Attorneys in a lawsuit over the closing of the Iowa Juvenile Home for Girls in Toledo presented oral arguments Tuesday before the Iowa Supreme Court.
The president of the state’s largest public employees union and four Democratic lawmakers sued Governor Terry Branstad for closing the home when the legislature had appropriated money for it to operate.
The governor is appealing a district court order granting a preliminary injunction to re-open the home. Justice David Wiggins asks Mark Hedberg, attorney for the Democrats, what his clients hope to achieve with their suit now that the home is closed. “What does that get you? Tell me what it gets you for your client’s relief?,” Wiggins says. “What it gets me is this, an understanding in real time what the executive can or can’t do next,” Hedberg answered.

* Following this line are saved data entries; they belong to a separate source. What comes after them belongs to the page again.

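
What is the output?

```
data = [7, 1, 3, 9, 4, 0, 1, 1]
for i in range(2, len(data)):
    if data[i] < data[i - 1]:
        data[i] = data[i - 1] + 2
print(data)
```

i=2: 3>=1, unchanged → [7, 1, 3, 9, 4, 0, 1, 1]
i=3: 9>=3, unchanged → [7, 1, 3, 9, 4, 0, 1, 1]
i=4: 4<9, data[4] = 9+2 = 11 → [7, 1, 3, 9, 11, 0, 1, 1]
i=5: 0<11, data[5] = 11+2 = 13 → [7, 1, 3, 9, 11, 13, 1, 1]
i=6: 1<13, data[6] = 13+2 = 15 → [7, 1, 3, 9, 11, 13, 15, 1]
i=7: 1<15, data[7] = 15+2 = 17 → [7, 1, 3, 9, 11, 13, 15, 17]

[7, 1, 3, 9, 11, 13, 15, 17]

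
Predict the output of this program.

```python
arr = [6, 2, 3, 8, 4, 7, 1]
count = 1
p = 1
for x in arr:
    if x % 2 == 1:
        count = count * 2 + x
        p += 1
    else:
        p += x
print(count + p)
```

59

x=6: not odd; p=7
x=2: not odd; p=9
x=3: odd, count = 1*2+3 = 5; p=10
x=8: not odd; p=18
x=4: not odd; p=22
x=7: odd, count = 5*2+7 = 17; p=23
x=1: odd, count = 17*2+1 = 35; p=24
count+p = 35+24 = 59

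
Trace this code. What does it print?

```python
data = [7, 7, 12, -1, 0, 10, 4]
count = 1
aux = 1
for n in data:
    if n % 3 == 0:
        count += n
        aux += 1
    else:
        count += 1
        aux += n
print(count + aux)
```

n=7: not %3==0, count = 1+1 = 2; aux=8
n=7: not %3==0, count = 2+1 = 3; aux=15
n=12: %3==0, count = 3+12 = 15; aux=16
n=-1: not %3==0, count = 15+1 = 16; aux=15
n=0: %3==0, count = 16+0 = 16; aux=16
n=10: not %3==0, count = 16+1 = 17; aux=26
n=4: not %3==0, count = 17+1 = 18; aux=30
count+aux = 18+30 = 48

48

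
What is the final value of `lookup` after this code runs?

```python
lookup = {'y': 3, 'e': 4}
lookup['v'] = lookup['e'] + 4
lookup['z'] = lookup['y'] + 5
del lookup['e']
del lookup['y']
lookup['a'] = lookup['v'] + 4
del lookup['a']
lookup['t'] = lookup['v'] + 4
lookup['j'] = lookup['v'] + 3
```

lookup['v'] = lookup['e']+4 = 8 → {'y': 3, 'e': 4, 'v': 8}
lookup['z'] = lookup['y']+5 = 8 → {'y': 3, 'e': 4, 'v': 8, 'z': 8}
del 'e' → {'y': 3, 'v': 8, 'z': 8}
del 'y' → {'v': 8, 'z': 8}
lookup['a'] = lookup['v']+4 = 12 → {'v': 8, 'z': 8, 'a': 12}
del 'a' → {'v': 8, 'z': 8}
lookup['t'] = lookup['v']+4 = 12 → {'v': 8, 'z': 8, 't': 12}
lookup['j'] = lookup['v']+3 = 11 → {'v': 8, 'z': 8, 't': 12, 'j': 11}

{'v': 8, 'z': 8, 't': 12, 'j': 11}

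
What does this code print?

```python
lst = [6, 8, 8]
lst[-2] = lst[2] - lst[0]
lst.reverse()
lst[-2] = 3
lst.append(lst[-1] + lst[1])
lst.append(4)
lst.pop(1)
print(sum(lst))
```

27

lst[-2] = lst[2]-lst[0] = 8-6 = 2 → [6, 2, 8]
reverse → [8, 2, 6]
lst[-2] = 3 → [8, 3, 6]
append lst[-1]+lst[1] = 6+3 = 9 → [8, 3, 6, 9]
append 4 → [8, 3, 6, 9, 4]
pop(1) removes 3 → [8, 6, 9, 4]
sum = 27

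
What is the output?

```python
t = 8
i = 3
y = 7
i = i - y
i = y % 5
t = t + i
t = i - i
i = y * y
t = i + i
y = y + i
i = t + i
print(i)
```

147

i = 3-7 = -4
i = 7%5 = 2
t = 8+2 = 10
t = 2-2 = 0
i = 7*7 = 49
t = 49+49 = 98
y = 7+49 = 56
i = 98+49 = 147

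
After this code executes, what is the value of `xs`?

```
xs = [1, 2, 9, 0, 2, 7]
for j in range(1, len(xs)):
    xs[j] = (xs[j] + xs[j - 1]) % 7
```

[1, 3, 5, 5, 0, 0]

j=1: xs[1] = (2+1)%7 = 3 → [1, 3, 9, 0, 2, 7]
j=2: xs[2] = (9+3)%7 = 5 → [1, 3, 5, 0, 2, 7]
j=3: xs[3] = (0+5)%7 = 5 → [1, 3, 5, 5, 2, 7]
j=4: xs[4] = (2+5)%7 = 0 → [1, 3, 5, 5, 0, 7]
j=5: xs[5] = (7+0)%7 = 0 → [1, 3, 5, 5, 0, 0]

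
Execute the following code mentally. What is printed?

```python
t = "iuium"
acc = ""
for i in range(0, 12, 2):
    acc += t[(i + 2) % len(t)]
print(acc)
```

i=0: add t[2]='i' → 'i'
i=2: add t[4]='m' → 'im'
i=4: add t[1]='u' → 'imu'
i=6: add t[3]='u' → 'imuu'
i=8: add t[0]='i' → 'imuui'
i=10: add t[2]='i' → 'imuuii'

imuuii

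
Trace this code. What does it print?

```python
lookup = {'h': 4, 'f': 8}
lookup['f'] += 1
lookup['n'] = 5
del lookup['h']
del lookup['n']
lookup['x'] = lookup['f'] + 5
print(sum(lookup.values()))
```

23

lookup['f'] = 8+1 = 9 → {'h': 4, 'f': 9}
lookup['n'] = 5 → {'h': 4, 'f': 9, 'n': 5}
del 'h' → {'f': 9, 'n': 5}
del 'n' → {'f': 9}
lookup['x'] = lookup['f']+5 = 14 → {'f': 9, 'x': 14}
sum of values = 23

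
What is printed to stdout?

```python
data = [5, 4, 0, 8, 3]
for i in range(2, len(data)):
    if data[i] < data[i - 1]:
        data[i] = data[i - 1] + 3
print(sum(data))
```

i=2: 0<4, data[2] = 4+3 = 7 → [5, 4, 7, 8, 3]
i=3: 8>=7, unchanged → [5, 4, 7, 8, 3]
i=4: 3<8, data[4] = 8+3 = 11 → [5, 4, 7, 8, 11]
sum = 35

35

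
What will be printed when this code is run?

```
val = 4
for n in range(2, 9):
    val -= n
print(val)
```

-31

n=2: val = 4-2 = 2
n=3: val = 2-3 = -1
n=4: val = (-1)-4 = -5
n=5: val = (-5)-5 = -10
n=6: val = (-10)-6 = -16
n=7: val = (-16)-7 = -23
n=8: val = (-23)-8 = -31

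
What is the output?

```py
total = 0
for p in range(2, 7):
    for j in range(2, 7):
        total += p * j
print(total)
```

400

p=2,j=2: total = 0+4 = 4
p=2,j=3: total = 4+6 = 10
p=2,j=4: total = 10+8 = 18
p=2,j=5: total = 18+10 = 28
p=2,j=6: total = 28+12 = 40
p=3,j=2: total = 40+6 = 46
p=3,j=3: total = 46+9 = 55
p=3,j=4: total = 55+12 = 67
p=3,j=5: total = 67+15 = 82
p=3,j=6: total = 82+18 = 100
p=4,j=2: total = 100+8 = 108
p=4,j=3: total = 108+12 = 120
p=4,j=4: total = 120+16 = 136
p=4,j=5: total = 136+20 = 156
p=4,j=6: total = 156+24 = 180
p=5,j=2: total = 180+10 = 190
p=5,j=3: total = 190+15 = 205
p=5,j=4: total = 205+20 = 225
p=5,j=5: total = 225+25 = 250
p=5,j=6: total = 250+30 = 280
p=6,j=2: total = 280+12 = 292
p=6,j=3: total = 292+18 = 310
p=6,j=4: total = 310+24 = 334
p=6,j=5: total = 334+30 = 364
p=6,j=6: total = 364+36 = 400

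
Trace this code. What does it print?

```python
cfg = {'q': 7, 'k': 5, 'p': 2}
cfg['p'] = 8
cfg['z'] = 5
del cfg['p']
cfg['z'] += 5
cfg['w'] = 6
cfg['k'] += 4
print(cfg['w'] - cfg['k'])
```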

Justice Wiggins had this question for Jeffrey Thompson who is representing the governor. “This seems to be an argument between the governor and legislature about spending and appropriations, why should the courts get in the middle of it,” Wiggins says. “Well in this case, I don’t know that it should,” Thompson says. The justices will rule in 90 days on whether a district court should have granted an injunction to re-open the home.
An attorney for the Democrats agrees the home is not likely to re-open, but says he hopes to clarify what the governor can and cannot do when it comes to closing state facilities.